Projeto de lei entregue por cidadãos alarga a licença parental inicial para seis meses, paga a 100%. Já sido aprovado na generalidade na legislatura anterior, mas a iniciativa acabou por ficar sem efeito com queda do Governo.
A Assembleia da República (AR) voltou esta sexta-feira a aprovar na generalidade, com a abstenção de PSD e CDS-PP, um projeto de lei entregue por cidadãos que alarga a licença parental inicial para seis meses, paga a 100%.
Um diploma semelhante ao atual, que não condiciona o pagamento a 100% à partilha de licença entre os progenitores, tinha já sido aprovado na generalidade na legislatura anterior, mas a iniciativa acabou por ficar sem efeito, uma vez que a dissolução da AR e consequente queda do Governo em março de 2025 impediu a conclusão do processo legislativo.
Na altura, a iniciativa legislativa dos cidadãos contou com os votos contra de PSD e CDS-PP.

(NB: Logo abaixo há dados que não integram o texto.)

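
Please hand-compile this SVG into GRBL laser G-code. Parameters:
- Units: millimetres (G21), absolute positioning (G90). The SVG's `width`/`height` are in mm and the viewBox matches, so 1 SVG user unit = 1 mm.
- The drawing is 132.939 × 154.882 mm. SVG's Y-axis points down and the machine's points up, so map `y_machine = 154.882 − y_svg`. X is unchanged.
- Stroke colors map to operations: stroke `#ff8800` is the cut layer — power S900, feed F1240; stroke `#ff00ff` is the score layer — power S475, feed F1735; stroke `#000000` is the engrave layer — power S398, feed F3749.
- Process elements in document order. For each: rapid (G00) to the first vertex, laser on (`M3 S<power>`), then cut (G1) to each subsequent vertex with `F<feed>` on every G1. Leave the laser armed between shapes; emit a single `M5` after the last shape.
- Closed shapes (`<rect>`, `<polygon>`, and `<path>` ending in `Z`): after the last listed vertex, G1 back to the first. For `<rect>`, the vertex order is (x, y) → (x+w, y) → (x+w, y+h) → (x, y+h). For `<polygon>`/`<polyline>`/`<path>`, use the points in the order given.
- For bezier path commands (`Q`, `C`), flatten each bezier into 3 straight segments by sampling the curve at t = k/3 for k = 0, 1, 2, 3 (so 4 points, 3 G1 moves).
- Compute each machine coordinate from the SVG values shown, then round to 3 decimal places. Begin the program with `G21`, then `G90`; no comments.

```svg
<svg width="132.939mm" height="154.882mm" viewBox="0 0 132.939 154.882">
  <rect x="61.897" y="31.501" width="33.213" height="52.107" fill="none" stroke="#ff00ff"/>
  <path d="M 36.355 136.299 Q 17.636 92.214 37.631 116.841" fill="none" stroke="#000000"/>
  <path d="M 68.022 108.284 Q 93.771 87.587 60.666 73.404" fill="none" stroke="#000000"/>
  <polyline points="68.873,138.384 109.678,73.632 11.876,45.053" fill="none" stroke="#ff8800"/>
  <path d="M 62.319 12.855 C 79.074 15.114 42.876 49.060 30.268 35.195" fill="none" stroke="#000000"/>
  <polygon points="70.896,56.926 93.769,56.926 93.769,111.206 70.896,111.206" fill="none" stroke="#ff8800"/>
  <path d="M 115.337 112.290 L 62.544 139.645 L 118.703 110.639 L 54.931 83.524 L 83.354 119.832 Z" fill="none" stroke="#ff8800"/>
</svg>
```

1 u = 1 mm; y_m = 154.882 − y.

[1] `<rect>` rectangle, #ff00ff→score S475 F1735: (61.897,123.381) → (95.110,123.381) → (95.110,71.274) → (61.897,71.274) → (61.897,123.381) (closed)

[2] `<path>` quadratic bezier, #000000→engrave S398 F3749: (36.355,18.583) → (28.177,40.338) → (28.603,46.824) → (37.631,38.041)

[3] `<path>` quadratic bezier, #000000→engrave S398 F3749: (68.022,46.598) → (78.649,59.672) → (76.197,71.299) → (60.666,81.478)

[4] `<polyline>` open polyline, #ff8800→cut S900 F1240: (68.873,16.498) → (109.678,81.250) → (11.876,109.829)

[5] `<path>` cubic bezier, #000000→engrave S398 F3749: (62.319,142.027) → (64.258,132.150) → (47.904,118.815) → (30.268,119.687)

[6] `<polygon>` rectangle, #ff8800→cut S900 F1240: (70.896,97.956) → (93.769,97.956) → (93.769,43.676) → (70.896,43.676) → (70.896,97.956) (closed)

[7] `<path>` closed polygon, #ff8800→cut S900 F1240: (115.337,42.592) → (62.544,15.237) → (118.703,44.243) → (54.931,71.358) → (83.354,35.050) → (115.337,42.592) (closed)

G21
G90
G00 X61.897 Y123.381
M3 S475
G1 X95.110 Y123.381 F1735
G1 X95.110 Y71.274 F1735
G1 X61.897 Y71.274 F1735
G1 X61.897 Y123.381 F1735
G00 X36.355 Y18.583
M3 S398
G1 X28.177 Y40.338 F3749
G1 X28.603 Y46.824 F3749
G1 X37.631 Y38.041 F3749
G00 X68.022 Y46.598
M3 S398
G1 X78.649 Y59.672 F3749
G1 X76.197 Y71.299 F3749
G1 X60.666 Y81.478 F3749
G00 X68.873 Y16.498
M3 S900
G1 X109.678 Y81.250 F1240
G1 X11.876 Y109.829 F1240
G00 X62.319 Y142.027
M3 S398
G1 X64.258 Y132.150 F3749
G1 X47.904 Y118.815 F3749
G1 X30.268 Y119.687 F3749
G00 X70.896 Y97.956
M3 S900
G1 X93.769 Y97.956 F1240
G1 X93.769 Y43.676 F1240
G1 X70.896 Y43.676 F1240
G1 X70.896 Y97.956 F1240
G00 X115.337 Y42.592
M3 S900
G1 X62.544 Y15.237 F1240
G1 X118.703 Y44.243 F1240
G1 X54.931 Y71.358 F1240
G1 X83.354 Y35.050 F1240
G1 X115.337 Y42.592 F1240
M5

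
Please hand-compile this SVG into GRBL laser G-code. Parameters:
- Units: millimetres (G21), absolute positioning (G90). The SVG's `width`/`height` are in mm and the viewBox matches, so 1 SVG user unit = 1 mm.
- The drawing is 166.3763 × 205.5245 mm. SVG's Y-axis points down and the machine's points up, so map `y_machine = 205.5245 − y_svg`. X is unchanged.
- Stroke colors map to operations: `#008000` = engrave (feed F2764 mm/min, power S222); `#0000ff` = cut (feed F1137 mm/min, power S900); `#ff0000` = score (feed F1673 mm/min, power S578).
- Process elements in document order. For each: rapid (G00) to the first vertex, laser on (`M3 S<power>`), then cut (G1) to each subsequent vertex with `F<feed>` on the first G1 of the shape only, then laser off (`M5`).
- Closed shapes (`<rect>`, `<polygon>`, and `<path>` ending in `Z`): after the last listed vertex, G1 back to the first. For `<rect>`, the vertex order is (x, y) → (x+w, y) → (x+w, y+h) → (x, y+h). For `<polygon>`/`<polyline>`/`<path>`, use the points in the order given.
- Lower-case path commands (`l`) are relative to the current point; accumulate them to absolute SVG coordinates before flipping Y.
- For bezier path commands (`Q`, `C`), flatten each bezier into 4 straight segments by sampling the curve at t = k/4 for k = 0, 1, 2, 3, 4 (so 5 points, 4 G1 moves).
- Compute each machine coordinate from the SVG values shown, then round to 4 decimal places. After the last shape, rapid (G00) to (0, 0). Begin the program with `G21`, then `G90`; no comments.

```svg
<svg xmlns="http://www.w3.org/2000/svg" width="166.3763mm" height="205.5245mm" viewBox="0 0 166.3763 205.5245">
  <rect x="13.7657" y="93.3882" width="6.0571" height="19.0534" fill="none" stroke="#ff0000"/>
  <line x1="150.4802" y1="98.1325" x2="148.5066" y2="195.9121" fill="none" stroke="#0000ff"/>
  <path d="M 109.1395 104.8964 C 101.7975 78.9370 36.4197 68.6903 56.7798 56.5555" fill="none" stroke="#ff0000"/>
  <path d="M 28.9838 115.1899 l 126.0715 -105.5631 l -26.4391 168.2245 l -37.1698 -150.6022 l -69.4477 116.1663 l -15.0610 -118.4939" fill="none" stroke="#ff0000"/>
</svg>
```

viewBox `0 0 166.3763 205.5245` with mm width/height → 1 unit = 1 mm. Flip: y_m = 205.5245 − y_svg.

**Shape 1** — `<rect>` rectangle, stroke `#ff0000` → score (S578, F1673). Machine vertices: (13.7657,112.1363) → (19.8228,112.1363) → (19.8228,93.0829) → (13.7657,93.0829) → (13.7657,112.1363). Closed: final G1 returns to the first vertex.

**Shape 2** — `<line>` line segment, stroke `#0000ff` → cut (S900, F1137). Machine vertices: (150.4802,107.3920) → (148.5066,9.6124). Open path.

**Shape 3** — `<path>` cubic bezier, stroke `#ff0000` → score (S578, F1673). Control points (SVG): P0=(109.1395,104.8964), P1=(101.7975,78.9370), P2=(36.4197,68.6903), P3=(56.7798,56.5555); sampled at t=k/4. Machine vertices: (109.1395,100.6281) → (94.9978,117.4265) → (72.5714,129.9828) → (55.3391,139.9469) → (56.7798,148.9690). Open path.

**Shape 4** — `<path>` open polyline, stroke `#ff0000` → score (S578, F1673). Machine vertices: (28.9838,90.3346) → (155.0553,195.8977) → (128.6162,27.6732) → (91.4464,178.2754) → (21.9987,62.1091) → (6.9377,180.6030). Open path.

G21
G90
G00 X13.7657 Y112.1363
M3 S578
G1 X19.8228 Y112.1363 F1673
G1 X19.8228 Y93.0829
G1 X13.7657 Y93.0829
G1 X13.7657 Y112.1363
M5
G00 X150.4802 Y107.3920
M3 S900
G1 X148.5066 Y9.6124 F1137
M5
G00 X109.1395 Y100.6281
M3 S578
G1 X94.9978 Y117.4265 F1673
G1 X72.5714 Y129.9828
G1 X55.3391 Y139.9469
G1 X56.7798 Y148.9690
M5
G00 X28.9838 Y90.3346
M3 S578
G1 X155.0553 Y195.8977 F1673
G1 X128.6162 Y27.6732
G1 X91.4464 Y178.2754
G1 X21.9987 Y62.1091
G1 X6.9377 Y180.6030
M5
G00 X0.0000 Y0.0000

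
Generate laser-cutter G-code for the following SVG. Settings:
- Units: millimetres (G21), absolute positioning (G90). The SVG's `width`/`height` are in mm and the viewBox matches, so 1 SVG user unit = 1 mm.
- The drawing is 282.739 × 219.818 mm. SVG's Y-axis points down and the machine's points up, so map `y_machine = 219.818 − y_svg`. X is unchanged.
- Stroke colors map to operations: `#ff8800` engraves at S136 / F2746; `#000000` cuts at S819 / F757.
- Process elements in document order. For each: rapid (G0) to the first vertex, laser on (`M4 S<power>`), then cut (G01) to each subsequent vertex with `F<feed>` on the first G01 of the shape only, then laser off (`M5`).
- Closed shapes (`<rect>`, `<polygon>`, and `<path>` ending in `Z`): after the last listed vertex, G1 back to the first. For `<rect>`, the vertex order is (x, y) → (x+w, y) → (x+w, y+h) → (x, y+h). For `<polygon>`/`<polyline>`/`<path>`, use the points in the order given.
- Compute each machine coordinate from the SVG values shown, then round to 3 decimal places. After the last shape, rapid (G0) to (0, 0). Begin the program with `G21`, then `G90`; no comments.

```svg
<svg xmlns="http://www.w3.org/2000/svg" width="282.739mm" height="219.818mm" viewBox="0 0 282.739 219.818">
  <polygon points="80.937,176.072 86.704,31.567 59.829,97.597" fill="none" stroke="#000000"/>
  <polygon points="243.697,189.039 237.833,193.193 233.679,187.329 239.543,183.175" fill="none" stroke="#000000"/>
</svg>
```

G21
G90
G0 X80.937 Y43.746
M4 S819
G01 X86.704 Y188.251 F757
G01 X59.829 Y122.221
G01 X80.937 Y43.746
M5
G0 X243.697 Y30.779
M4 S819
G01 X237.833 Y26.625 F757
G01 X233.679 Y32.489
G01 X239.543 Y36.643
G01 X243.697 Y30.779
M5
G0 X0.000 Y0.000

viewBox `0 0 282.739 219.818` with mm width/height → 1 unit = 1 mm. Flip: y_m = 219.818 − y_svg.

**Shape 1** — `<polygon>` closed polygon, stroke `#000000` → cut (S819, F757). Machine vertices: (80.937,43.746) → (86.704,188.251) → (59.829,122.221) → (80.937,43.746). Closed: final G1 returns to the first vertex.

**Shape 2** — `<polygon>` regular polygon, stroke `#000000` → cut (S819, F757). Machine vertices: (243.697,30.779) → (237.833,26.625) → (233.679,32.489) → (239.543,36.643) → (243.697,30.779). Closed: final G1 returns to the first vertex.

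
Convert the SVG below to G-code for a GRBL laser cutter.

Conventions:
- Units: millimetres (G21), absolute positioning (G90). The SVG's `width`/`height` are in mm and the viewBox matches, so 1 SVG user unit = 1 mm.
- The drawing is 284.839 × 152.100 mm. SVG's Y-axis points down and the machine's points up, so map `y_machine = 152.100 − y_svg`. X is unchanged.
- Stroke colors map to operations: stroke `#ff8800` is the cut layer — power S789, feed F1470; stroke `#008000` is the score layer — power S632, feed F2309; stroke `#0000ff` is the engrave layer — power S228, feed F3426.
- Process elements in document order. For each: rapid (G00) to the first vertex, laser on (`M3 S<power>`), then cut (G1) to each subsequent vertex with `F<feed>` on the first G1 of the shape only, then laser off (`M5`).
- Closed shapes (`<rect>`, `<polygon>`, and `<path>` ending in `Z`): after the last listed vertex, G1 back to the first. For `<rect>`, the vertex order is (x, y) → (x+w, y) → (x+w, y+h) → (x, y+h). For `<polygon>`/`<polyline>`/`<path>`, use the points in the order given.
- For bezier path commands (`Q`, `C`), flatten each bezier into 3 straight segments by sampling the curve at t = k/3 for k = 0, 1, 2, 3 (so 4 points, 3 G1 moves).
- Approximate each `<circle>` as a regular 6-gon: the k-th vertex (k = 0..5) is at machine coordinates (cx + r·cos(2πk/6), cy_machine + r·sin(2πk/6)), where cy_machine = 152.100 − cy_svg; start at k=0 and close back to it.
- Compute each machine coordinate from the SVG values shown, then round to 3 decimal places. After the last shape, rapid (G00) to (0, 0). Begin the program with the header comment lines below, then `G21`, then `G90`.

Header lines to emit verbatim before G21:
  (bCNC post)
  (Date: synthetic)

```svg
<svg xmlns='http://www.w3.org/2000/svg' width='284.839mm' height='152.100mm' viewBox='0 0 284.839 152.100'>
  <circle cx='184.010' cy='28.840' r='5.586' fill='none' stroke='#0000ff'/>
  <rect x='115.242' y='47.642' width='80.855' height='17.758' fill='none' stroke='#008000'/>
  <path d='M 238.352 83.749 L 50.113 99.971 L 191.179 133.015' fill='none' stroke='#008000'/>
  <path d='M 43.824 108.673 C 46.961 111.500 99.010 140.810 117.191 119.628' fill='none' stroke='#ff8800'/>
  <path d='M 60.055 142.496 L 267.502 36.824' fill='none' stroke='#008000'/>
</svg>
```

1 u = 1 mm; y_m = 152.100 − y.

[1] `<circle>` circle, #0000ff→engrave S228 F3426: (189.596,123.260) → (186.803,128.098) → (181.217,128.098) → (178.424,123.260) → (181.217,118.422) → (186.803,118.422) → (189.596,123.260) (closed)

[2] `<rect>` rectangle, #008000→score S632 F2309: (115.242,104.458) → (196.097,104.458) → (196.097,86.700) → (115.242,86.700) → (115.242,104.458) (closed)

[3] `<path>` open polyline, #008000→score S632 F2309: (238.352,68.351) → (50.113,52.129) → (191.179,19.085)

[4] `<path>` cubic bezier, #ff8800→cut S789 F1470: (43.824,43.427) → (60.199,34.623) → (90.787,25.270) → (117.191,32.472)

[5] `<path>` line segment, #008000→score S632 F2309: (60.055,9.604) → (267.502,115.276)

(bCNC post)
(Date: synthetic)
G21
G90
G00 X189.596 Y123.260
M3 S228
G1 X186.803 Y128.098 F3426
G1 X181.217 Y128.098
G1 X178.424 Y123.260
G1 X181.217 Y118.422
G1 X186.803 Y118.422
G1 X189.596 Y123.260
M5
G00 X115.242 Y104.458
M3 S632
G1 X196.097 Y104.458 F2309
G1 X196.097 Y86.700
G1 X115.242 Y86.700
G1 X115.242 Y104.458
M5
G00 X238.352 Y68.351
M3 S632
G1 X50.113 Y52.129 F2309
G1 X191.179 Y19.085
M5
G00 X43.824 Y43.427
M3 S789
G1 X60.199 Y34.623 F1470
G1 X90.787 Y25.270
G1 X117.191 Y32.472
M5
G00 X60.055 Y9.604
M3 S632
G1 X267.502 Y115.276 F2309
M5
G00 X0.000 Y0.000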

Esta sexta-feira, os dois grupos parlamentares abstiveram-se, e PS, Chega, IL, Livre, PCP, BE e PAN votaram a favor.
No debate que antecedeu a votação, a deputada do PSD Sandra Pereira reconheceu "o mérito da proposta" dos cidadãos, mas defendeu que a matéria está a ser trabalhada em concertação social no âmbito do anteprojeto de lei do Governo para a reforma laboral e, por isso, não faria "sentido aprovar isoladamente o diploma" hoje debatido.
"O CDS irá viabilizar esta iniciativa para permitir que, em sede de especialidade, possa ser discutida juntamente e em simultâneo com a iniciativa do Governo", corroborou o democrata-cristão Paulo Núncio.
Do lado da oposição ao executivo, a deputada do PS considerou que "no anteprojeto do Governo há mais dinheiro, mas não há mais tempo", enquanto, pelo Chega, Felicidade Vital acusou o executivo PSD/CDS-PP de, "após quase dois anos de governação", manter "um sistema injusto" para as famílias.
A deputada da IL Joana Cordeiro lamentou que na legislatura anterior PSD e CDS-PP ao votarem contra e PS ao não permitir uma aprovação do anterior projeto de lei no último plenário antes da dissolução da AR, tenham falhado aos cidadãos.
O Livre lembrou por seu lado, através da deputada Isabel Mendes Lopes, que "a discussão do Código Laboral terá o seu tempo" e "vai demorar", apelando a que o debate na especialidade seja rápido.
Pelo PCP, Alfredo Maia reiterou que o partido defende outras medidas além do alargamento da licença parental, enquanto os deputados únicos Fabian Figueiredo (BE) e Inês Sousa Real (PAN) apelaram, respetivamente, a que exista um consenso e que a discussão não seja ideológica.
O projeto de lei dos cidadãos desce agora à Comissão do Trabalho, Segurança Social e Inclusão, para ser aprimorado, e só depois de ser votado favoravelmente na comissão é que poderá ser definitivamente aprovado pelo parlamento.
Na legislatura anterior, o Governo salientou que a entrada em vigor da nova licença parental teria um impacto orçamental de mais de 400 milhões de euros, valor que não estava previsto no Orçamento do Estado para 2025.
Desta vez, os peticionários acautelaram essa questão, incluindo no projeto de lei que a alteração legislativa entrará em vigor "após aprovação nos termos legais e com o Orçamento do Estado subsequente à sua publicação", ou seja, o que vier a ser aprovado para 2027.
A ministra do Trabalho, Solidariedade e Segurança Social, Maria do Rosário Palma Ramalho, manifestou-se sempre contra a licença parental inicial de 180 dias paga a 100%, tendo chegado a defender que poderia agravar desigualdades entre homens e mulheres e aumentar o desemprego nas mulheres.
O Governo avançou, no final de 2025, com uma reforma profunda da legislação laboral, na qual está incluído o aumento para 180 dias na licença parental inicial, mas só se, depois de gozados os 120 dias obrigatórios, os dois progenitores optarem por mais 60 dias em regime partilhado.
A iniciativa dos cidadãos votada em 2024 na AR tinha reunido mais de 24 mil assinaturas para que o assunto fosse a plenário parlamentar, enquanto na atual foram recolhidas mais de 42 mil.